Honoring Tom Petty: 5 artists who have sampled the rock legend's classics
Following the singer-guitarist’s death, we recall musicians who’ve honored him from Mya to Sam Smith.
Tom Petty—legendary rocker of 40-plus years, Hall of Famer, and frontman of the Heartbreakers—died Monday at the age of 66. According to TMZ, he was found unconscious, not breathing, and in full cardiac arrest at his Malibu home Sunday night. He was then rushed to the hospital where they found no brain activity. A decision was then made to take him off life support.
Celebrities have taken to Twitter to express their condolences (see below), but long before this unexpected tragedy, they showed their adoration for the iconoclastic and influential guitarist, singer, and songwriter through covers, samples, and interpolations of his classic hits. We’ve rounded up five artists who have honored Petty through music.
Mya, “Free Fallin”
One of Petty’s most famous tracks, as well as his longest-charting, the 1989 song is often dubbed one of the greatest of all time. Mya covered the track for her third studio album, Moodring.
Sam Smith, “Stay With Me”
In 2015, Sam Smith agreed to pay songwriting royalties to Petty and his co-writer of their classic “I Won’t Back Down” after listeners noticed that Smith’s “Stay With Me” chorus bore similarity to the driving melody of the 1989 track.
Lana Del Rey, “American”
Lana borrowed the lyric “Hell yes, honey, put on that party dress” from Petty’s 1994 cut “Mary Jane’s Last Dance.”
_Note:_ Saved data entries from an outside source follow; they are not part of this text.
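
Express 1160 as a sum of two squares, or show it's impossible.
2² + 34² (a=2, b=34)

Factorization: 1160 = 2^3 × 5 × 29
By Fermat: n is sum of two squares iff every prime p ≡ 3 (mod 4) appears to even power.
All primes ≡ 3 (mod 4) appear to even power.
Search a = 0, 1, 2, … for 1160 - a² a perfect square: first hit at a = 2: 1160 - 4 = 1156 = 34².
1160 = 2² + 34² = 4 + 1156 ✓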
Red Hot Chili Peppers, “Dani California”
In 2006, a US radio station claimed that RHCP’s hit single “Dani California” had plagiarized “Mary Jane’s Last Dance”—both of which had been produced by Rick Rubin. The station called for Petty to sue the band. However, he refused to do so, saying: “The truth is, I seriously doubt that there is any negative intent there. And a lot of rock & roll songs sound alike.”
Pimp C, “I’m Free”
The first single off the UGK member’s final album, Pimpalation (2006), featured a sample of Petty’s “Free Fallin,’” warranting it a vote for one of the best songs of the year by Rolling Stone.